Diversion

Comme c’était à craindre, Yvan Colonna n’a pas survécu aux blessures qui lui avaient été infligées par un autre détenu de la prison d’Arles où il purgeait une peine de perpétuité, sans pouvoir bénéficier d’un rapprochement familial, à la suite de sa condamnation pour le meurtre du préfet Érignac. Pour beaucoup de Corses, qui ont manifesté leur colère, cette agression est imputable à l’état français, qu’ils traitent d’assassin, car il n’a pas su assurer la sécurité physique des détenus placés sous sa responsabilité, alors que l’agresseur, comme l’agressé, était assujetti au statut de détenu particulièrement signalé, un comble !

Le ministre de l’Intérieur, Gérald Darmanin, a bien été obligé de se rendre sur place, et il a tenté de noyer le poisson, comme cela semble être la règle sous le règne d’Emmanuel Macron. D’une part, il a annoncé vouloir négocier « l’autonomie » de l’île, alors que cette question n’était pas à l’ordre du jour, d’autre part, il a voulu considérer ce fait comme un acte « terroriste », comparable à celui qui a frappé Samuel Paty, au prétexte que l’agresseur d’Yvan Colonna était condamné pour terrorisme. Le ministre s’est senti particulièrement visé par les mots de « crime d’État », qu’il juge « excessifs, pour ne pas dire insupportables ». Ce qui est insupportable, ce ne sont pas les mots pour le dire, mais bien les faits eux-mêmes. Voilà bien longtemps que les avocats des indépendantistes corses réclamaient un aménagement de peine, comme pour n’importe quel détenu ayant effectué la période incompressible prévue par sa condamnation, pour qu’ils puissent se rapprocher de leur famille, résidant évidemment en Corse. Le statut de DPS qui leur était appliqué empêchait, parait-il, de les transférer sur l’île, où les prisons n’étaient pas conçues pour les recevoir en toute sécurité. On a vu ce qu’il en était sur le continent.

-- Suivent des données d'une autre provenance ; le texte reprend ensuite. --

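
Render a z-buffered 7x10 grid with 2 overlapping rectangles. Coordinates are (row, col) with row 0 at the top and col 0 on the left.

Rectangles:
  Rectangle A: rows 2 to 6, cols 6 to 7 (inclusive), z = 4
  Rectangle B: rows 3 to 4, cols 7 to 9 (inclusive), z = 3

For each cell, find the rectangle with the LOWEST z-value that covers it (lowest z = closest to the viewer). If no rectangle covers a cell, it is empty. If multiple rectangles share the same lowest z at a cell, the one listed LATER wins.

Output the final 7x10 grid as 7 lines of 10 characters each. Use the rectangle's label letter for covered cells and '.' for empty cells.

..........
..........
......AA..
......ABBB
......ABBB
......AA..
......AA..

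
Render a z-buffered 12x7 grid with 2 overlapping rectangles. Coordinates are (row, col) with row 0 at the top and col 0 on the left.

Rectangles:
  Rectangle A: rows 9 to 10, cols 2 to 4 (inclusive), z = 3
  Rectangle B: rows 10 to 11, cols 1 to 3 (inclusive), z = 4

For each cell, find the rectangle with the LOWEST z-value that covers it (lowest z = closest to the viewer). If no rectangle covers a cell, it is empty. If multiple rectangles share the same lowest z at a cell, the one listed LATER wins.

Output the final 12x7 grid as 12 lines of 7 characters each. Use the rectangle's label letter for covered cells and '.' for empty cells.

.......
.......
.......
.......
.......
.......
.......
.......
.......
..AAA..
.BAAA..
.BBB...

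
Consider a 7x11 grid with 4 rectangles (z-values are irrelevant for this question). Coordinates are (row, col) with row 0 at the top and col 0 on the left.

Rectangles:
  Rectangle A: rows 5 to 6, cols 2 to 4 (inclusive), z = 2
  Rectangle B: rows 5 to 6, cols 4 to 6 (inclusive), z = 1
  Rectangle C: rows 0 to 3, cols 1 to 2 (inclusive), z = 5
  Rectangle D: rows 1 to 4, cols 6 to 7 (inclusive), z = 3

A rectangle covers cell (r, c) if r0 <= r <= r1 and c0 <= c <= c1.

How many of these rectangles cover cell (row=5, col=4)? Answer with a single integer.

Answer: 2

Derivation:
Check cell (5,4):
  A: rows 5-6 cols 2-4 -> covers
  B: rows 5-6 cols 4-6 -> covers
  C: rows 0-3 cols 1-2 -> outside (row miss)
  D: rows 1-4 cols 6-7 -> outside (row miss)
Count covering = 2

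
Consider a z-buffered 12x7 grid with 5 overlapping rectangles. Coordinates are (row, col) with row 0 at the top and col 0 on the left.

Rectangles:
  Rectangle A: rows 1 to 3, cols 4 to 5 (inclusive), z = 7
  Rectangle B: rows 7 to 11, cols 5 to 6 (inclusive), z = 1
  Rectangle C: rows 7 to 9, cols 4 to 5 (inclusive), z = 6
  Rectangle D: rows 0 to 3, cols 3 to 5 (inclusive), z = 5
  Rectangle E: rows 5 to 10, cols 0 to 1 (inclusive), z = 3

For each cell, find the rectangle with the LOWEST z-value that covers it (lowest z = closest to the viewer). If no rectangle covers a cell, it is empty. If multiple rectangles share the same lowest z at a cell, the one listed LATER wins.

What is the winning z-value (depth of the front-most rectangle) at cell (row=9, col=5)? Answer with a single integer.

Answer: 1

Derivation:
Check cell (9,5):
  A: rows 1-3 cols 4-5 -> outside (row miss)
  B: rows 7-11 cols 5-6 z=1 -> covers; best now B (z=1)
  C: rows 7-9 cols 4-5 z=6 -> covers; best now B (z=1)
  D: rows 0-3 cols 3-5 -> outside (row miss)
  E: rows 5-10 cols 0-1 -> outside (col miss)
Winner: B at z=1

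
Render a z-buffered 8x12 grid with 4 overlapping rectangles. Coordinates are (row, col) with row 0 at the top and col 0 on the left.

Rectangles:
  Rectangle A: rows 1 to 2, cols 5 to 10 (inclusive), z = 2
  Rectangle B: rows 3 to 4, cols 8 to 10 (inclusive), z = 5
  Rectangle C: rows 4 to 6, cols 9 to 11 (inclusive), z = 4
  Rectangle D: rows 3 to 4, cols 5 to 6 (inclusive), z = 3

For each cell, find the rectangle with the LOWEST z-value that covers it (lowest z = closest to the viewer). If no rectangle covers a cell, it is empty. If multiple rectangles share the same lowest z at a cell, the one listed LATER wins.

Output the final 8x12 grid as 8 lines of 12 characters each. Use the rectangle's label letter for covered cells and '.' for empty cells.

............
.....AAAAAA.
.....AAAAAA.
.....DD.BBB.
.....DD.BCCC
.........CCC
.........CCC
............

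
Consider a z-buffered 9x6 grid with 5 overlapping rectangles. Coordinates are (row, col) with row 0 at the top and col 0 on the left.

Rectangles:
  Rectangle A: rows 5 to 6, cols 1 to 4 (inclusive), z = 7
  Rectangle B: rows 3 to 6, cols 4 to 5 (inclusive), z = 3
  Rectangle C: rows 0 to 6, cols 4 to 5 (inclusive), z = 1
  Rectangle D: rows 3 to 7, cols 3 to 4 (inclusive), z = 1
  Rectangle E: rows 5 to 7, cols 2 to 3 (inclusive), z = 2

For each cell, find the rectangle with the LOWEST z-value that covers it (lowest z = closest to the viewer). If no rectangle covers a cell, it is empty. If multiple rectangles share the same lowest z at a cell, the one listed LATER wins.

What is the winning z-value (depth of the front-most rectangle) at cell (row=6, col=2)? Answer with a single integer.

Check cell (6,2):
  A: rows 5-6 cols 1-4 z=7 -> covers; best now A (z=7)
  B: rows 3-6 cols 4-5 -> outside (col miss)
  C: rows 0-6 cols 4-5 -> outside (col miss)
  D: rows 3-7 cols 3-4 -> outside (col miss)
  E: rows 5-7 cols 2-3 z=2 -> covers; best now E (z=2)
Winner: E at z=2

Answer: 2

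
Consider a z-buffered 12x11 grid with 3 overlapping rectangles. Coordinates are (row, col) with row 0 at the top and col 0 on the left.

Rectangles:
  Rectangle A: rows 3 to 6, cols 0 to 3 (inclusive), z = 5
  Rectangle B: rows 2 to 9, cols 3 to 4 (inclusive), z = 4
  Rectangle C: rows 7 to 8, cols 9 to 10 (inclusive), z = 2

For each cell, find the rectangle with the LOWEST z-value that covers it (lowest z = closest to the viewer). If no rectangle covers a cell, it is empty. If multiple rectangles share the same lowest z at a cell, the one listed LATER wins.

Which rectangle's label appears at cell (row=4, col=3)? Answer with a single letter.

Check cell (4,3):
  A: rows 3-6 cols 0-3 z=5 -> covers; best now A (z=5)
  B: rows 2-9 cols 3-4 z=4 -> covers; best now B (z=4)
  C: rows 7-8 cols 9-10 -> outside (row miss)
Winner: B at z=4

Answer: B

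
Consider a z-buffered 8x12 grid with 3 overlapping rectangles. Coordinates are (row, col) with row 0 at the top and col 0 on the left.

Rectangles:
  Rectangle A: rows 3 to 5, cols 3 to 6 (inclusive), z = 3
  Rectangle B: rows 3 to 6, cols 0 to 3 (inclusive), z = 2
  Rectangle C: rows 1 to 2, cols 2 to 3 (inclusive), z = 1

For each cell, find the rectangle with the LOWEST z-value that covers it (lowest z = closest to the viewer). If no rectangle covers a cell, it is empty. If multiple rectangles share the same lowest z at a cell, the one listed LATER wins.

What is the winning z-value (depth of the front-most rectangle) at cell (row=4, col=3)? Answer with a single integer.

Check cell (4,3):
  A: rows 3-5 cols 3-6 z=3 -> covers; best now A (z=3)
  B: rows 3-6 cols 0-3 z=2 -> covers; best now B (z=2)
  C: rows 1-2 cols 2-3 -> outside (row miss)
Winner: B at z=2

Answer: 2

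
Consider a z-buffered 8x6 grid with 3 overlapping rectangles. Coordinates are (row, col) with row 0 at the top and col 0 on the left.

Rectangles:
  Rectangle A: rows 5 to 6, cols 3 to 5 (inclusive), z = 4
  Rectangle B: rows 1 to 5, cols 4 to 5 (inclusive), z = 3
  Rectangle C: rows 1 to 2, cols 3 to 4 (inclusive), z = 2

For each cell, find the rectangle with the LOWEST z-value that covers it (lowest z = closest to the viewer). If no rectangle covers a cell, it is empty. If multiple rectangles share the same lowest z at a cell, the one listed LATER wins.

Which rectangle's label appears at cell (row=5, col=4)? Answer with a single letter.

Check cell (5,4):
  A: rows 5-6 cols 3-5 z=4 -> covers; best now A (z=4)
  B: rows 1-5 cols 4-5 z=3 -> covers; best now B (z=3)
  C: rows 1-2 cols 3-4 -> outside (row miss)
Winner: B at z=3

Answer: B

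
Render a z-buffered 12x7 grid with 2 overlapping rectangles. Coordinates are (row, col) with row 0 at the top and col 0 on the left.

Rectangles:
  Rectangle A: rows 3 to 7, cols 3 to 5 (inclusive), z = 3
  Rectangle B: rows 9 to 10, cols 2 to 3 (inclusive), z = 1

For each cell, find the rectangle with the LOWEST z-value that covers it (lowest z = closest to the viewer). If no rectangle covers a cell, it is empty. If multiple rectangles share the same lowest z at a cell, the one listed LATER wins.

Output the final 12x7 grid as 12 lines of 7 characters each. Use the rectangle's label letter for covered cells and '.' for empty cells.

.......
.......
.......
...AAA.
...AAA.
...AAA.
...AAA.
...AAA.
.......
..BB...
..BB...
.......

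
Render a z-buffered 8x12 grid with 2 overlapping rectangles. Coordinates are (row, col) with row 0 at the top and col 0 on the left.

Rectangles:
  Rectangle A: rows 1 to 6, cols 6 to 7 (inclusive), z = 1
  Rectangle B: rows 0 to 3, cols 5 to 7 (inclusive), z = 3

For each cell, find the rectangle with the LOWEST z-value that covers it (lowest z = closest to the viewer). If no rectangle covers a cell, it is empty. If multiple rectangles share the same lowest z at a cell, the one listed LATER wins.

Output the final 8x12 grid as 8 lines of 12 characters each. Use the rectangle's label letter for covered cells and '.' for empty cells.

.....BBB....
.....BAA....
.....BAA....
.....BAA....
......AA....
......AA....
......AA....
............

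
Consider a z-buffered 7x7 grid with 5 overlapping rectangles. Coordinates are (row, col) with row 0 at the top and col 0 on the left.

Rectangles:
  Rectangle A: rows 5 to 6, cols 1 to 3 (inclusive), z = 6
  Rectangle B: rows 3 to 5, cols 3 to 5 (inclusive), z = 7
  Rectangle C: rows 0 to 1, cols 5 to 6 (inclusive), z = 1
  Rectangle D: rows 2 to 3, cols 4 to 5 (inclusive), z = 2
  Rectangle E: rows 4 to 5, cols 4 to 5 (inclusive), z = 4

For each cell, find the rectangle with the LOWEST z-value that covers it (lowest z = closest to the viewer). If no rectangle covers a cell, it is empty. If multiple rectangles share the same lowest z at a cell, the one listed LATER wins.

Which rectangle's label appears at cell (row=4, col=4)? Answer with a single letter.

Check cell (4,4):
  A: rows 5-6 cols 1-3 -> outside (row miss)
  B: rows 3-5 cols 3-5 z=7 -> covers; best now B (z=7)
  C: rows 0-1 cols 5-6 -> outside (row miss)
  D: rows 2-3 cols 4-5 -> outside (row miss)
  E: rows 4-5 cols 4-5 z=4 -> covers; best now E (z=4)
Winner: E at z=4

Answer: E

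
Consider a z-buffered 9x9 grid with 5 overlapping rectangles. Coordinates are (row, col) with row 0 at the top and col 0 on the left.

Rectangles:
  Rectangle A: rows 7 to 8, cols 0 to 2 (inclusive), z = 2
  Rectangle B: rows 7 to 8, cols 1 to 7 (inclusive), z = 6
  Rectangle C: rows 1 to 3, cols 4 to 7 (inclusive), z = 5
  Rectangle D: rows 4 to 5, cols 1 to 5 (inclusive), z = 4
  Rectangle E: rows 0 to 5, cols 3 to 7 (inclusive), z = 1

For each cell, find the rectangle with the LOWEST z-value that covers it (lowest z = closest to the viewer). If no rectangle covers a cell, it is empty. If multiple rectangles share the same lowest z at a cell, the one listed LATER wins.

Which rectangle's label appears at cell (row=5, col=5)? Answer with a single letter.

Check cell (5,5):
  A: rows 7-8 cols 0-2 -> outside (row miss)
  B: rows 7-8 cols 1-7 -> outside (row miss)
  C: rows 1-3 cols 4-7 -> outside (row miss)
  D: rows 4-5 cols 1-5 z=4 -> covers; best now D (z=4)
  E: rows 0-5 cols 3-7 z=1 -> covers; best now E (z=1)
Winner: E at z=1

Answer: E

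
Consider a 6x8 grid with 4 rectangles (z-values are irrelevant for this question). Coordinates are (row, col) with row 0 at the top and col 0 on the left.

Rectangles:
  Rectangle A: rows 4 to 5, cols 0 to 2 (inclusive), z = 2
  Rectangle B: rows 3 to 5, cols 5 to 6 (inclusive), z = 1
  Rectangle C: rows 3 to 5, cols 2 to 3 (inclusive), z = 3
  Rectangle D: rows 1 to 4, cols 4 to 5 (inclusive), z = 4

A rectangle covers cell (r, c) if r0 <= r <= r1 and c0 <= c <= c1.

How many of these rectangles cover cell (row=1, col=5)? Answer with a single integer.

Check cell (1,5):
  A: rows 4-5 cols 0-2 -> outside (row miss)
  B: rows 3-5 cols 5-6 -> outside (row miss)
  C: rows 3-5 cols 2-3 -> outside (row miss)
  D: rows 1-4 cols 4-5 -> covers
Count covering = 1

Answer: 1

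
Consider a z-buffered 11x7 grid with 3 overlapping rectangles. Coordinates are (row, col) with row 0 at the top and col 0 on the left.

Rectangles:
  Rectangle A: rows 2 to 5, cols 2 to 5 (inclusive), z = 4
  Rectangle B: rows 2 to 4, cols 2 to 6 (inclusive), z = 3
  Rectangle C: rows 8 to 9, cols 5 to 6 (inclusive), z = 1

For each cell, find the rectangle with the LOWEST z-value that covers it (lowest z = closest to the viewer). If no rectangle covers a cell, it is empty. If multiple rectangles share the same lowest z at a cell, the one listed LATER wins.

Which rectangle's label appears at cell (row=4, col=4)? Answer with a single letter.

Check cell (4,4):
  A: rows 2-5 cols 2-5 z=4 -> covers; best now A (z=4)
  B: rows 2-4 cols 2-6 z=3 -> covers; best now B (z=3)
  C: rows 8-9 cols 5-6 -> outside (row miss)
Winner: B at z=3

Answer: B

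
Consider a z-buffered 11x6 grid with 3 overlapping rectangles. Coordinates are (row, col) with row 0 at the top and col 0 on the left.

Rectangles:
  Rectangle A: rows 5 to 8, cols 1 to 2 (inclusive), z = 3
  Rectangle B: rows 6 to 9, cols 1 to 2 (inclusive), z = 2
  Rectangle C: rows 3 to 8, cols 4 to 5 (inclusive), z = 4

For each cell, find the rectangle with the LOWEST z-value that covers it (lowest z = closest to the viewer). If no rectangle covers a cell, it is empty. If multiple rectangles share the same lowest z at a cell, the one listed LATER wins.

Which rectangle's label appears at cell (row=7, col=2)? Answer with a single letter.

Answer: B

Derivation:
Check cell (7,2):
  A: rows 5-8 cols 1-2 z=3 -> covers; best now A (z=3)
  B: rows 6-9 cols 1-2 z=2 -> covers; best now B (z=2)
  C: rows 3-8 cols 4-5 -> outside (col miss)
Winner: B at z=2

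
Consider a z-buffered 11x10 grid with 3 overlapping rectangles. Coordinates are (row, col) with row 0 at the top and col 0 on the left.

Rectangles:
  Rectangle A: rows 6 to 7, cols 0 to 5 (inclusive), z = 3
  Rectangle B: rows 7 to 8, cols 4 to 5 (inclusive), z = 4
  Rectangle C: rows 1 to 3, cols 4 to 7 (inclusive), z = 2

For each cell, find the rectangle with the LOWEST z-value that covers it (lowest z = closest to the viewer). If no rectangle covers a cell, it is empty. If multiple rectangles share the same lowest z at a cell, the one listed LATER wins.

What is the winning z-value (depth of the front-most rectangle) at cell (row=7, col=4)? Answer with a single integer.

Answer: 3

Derivation:
Check cell (7,4):
  A: rows 6-7 cols 0-5 z=3 -> covers; best now A (z=3)
  B: rows 7-8 cols 4-5 z=4 -> covers; best now A (z=3)
  C: rows 1-3 cols 4-7 -> outside (row miss)
Winner: A at z=3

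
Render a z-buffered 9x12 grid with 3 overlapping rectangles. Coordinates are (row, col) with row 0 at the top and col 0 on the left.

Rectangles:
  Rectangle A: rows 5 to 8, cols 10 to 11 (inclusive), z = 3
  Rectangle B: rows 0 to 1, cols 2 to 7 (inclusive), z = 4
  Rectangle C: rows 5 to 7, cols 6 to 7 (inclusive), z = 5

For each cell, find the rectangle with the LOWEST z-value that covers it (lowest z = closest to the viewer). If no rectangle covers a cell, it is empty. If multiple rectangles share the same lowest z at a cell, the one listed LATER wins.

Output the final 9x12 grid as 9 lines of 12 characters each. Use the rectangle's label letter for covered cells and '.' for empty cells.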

D’ailleurs, il aura fallu cette agression pour que les deux autres membres du commando soient dispensés de la surveillance accrue des DPS et puissent prétendre à finir leur peine en Corse. Le plus ironique, c’est qu’Yvan Colonna, dans le coma, ait été non seulement exonéré du statut de DPS, mais même dispensé provisoirement de peine pour raison médicale. À présent qu’il est mort, l’administration pénitentiaire va-t-elle le libérer à titre posthume ? De qui se moque-t-on ? Dans son acharnement à nier toute responsabilité de l’état dans l’agression d’Yvan Colonna, Gérald Darmanin charge la barque du terrorisme, qui n’en est plus à un crime près, mais il n’explique pas pourquoi un détenu islamiste violent avait tout loisir d’aller et venir comme chargé de l’entretien, une fonction réservée en principe aux personnes supposées les plus fiables. Ni comment un détenu peut se faire agresser pendant 8 longues minutes sans attirer l’attention du personnel pénitentiaire. Le ministre feint de croire que l’on accuse l’état d’avoir volontairement organisé le meurtre du militant indépendantiste, alors qu’il a fait preuve de négligence. La ficelle est un peu grosse.